Was Sie bei der Arbeit mit verformtem Material vermeiden sollten
Beim Versuch, geknicktes Leder zu retten, kann man leicht Fehler machen, die das Material unwiderruflich zerstören. Vor allem sollten Sie niemals versuchen, dickes, steifes Leder trocken mit Gewalt zu glätten, indem Sie es abrupt in die entgegengesetzte Richtung biegen. Eine solche Vorgehensweise endet meist mit einem Bruch der Narbenseite, der äußersten, schönsten Schicht des Leders, was das betreffende Stück für die Verwendung an sichtbaren Stellen des Projekts unbrauchbar macht. Diese Risse sind irreparabel und legen oft die hellere Struktur des darunterliegenden Spaltleders frei.

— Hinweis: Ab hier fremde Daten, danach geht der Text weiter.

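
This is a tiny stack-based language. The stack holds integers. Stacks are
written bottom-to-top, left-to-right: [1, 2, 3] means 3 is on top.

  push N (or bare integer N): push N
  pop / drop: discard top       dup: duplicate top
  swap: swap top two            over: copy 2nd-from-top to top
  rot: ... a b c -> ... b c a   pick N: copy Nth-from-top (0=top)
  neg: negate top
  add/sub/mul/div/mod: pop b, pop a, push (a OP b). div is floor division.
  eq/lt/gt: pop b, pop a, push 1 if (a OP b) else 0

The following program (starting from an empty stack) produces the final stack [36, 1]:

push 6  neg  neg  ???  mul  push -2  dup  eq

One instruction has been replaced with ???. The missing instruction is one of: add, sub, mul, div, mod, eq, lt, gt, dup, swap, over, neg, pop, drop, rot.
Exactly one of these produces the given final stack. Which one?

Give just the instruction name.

Answer: dup

Derivation:
Stack before ???: [6]
Stack after ???:  [6, 6]
The instruction that transforms [6] -> [6, 6] is: dup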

Ein weiterer häufiger Fehler ist das Trocknen von feuchtem Leder in der Nähe von intensiven Wärmequellen wie Heizkörpern, Haartrocknern oder direkter, starker Sonneneinstrahlung. Die schnelle Verdunstung des Wassers führt zu einem drastischen Schrumpfen der Kollagenfasern, was zu Verformung, Verhärtung und Elastizitätsverlust führt. Leder muss langsam und natürlich trocknen. Vermeiden Sie außerdem den Einsatz aggressiver Chemikalien und Lösungsmittel in der Hoffnung, die Falten zu erweichen – solche Substanzen zerstören das natürliche Finish und können unerwünschte Reaktionen mit den Gerbstoffen eingehen. Geduld und Sanftheit sind Ihre größten Verbündeten in der Werkstatt.
Denken Sie daran, dass Vorbeugen immer besser ist als Heilen. Lagern Sie Ihr pflanzlich gegerbtes Leder zu lockeren Rollen gerollt, mit der Narbenseite nach außen, oder flach ausgebreitet auf großen Regalen. Vermeiden Sie es, es zu falten und im Lager mit schweren Gegenständen zu beschweren. Die richtige Lagerung erspart Ihnen viele Stunden mühsamen Glättens und ermöglicht es Ihnen, sofort mit dem angenehmeren Teil der Lederarbeit, dem Zuschneiden und Nähen, zu beginnen.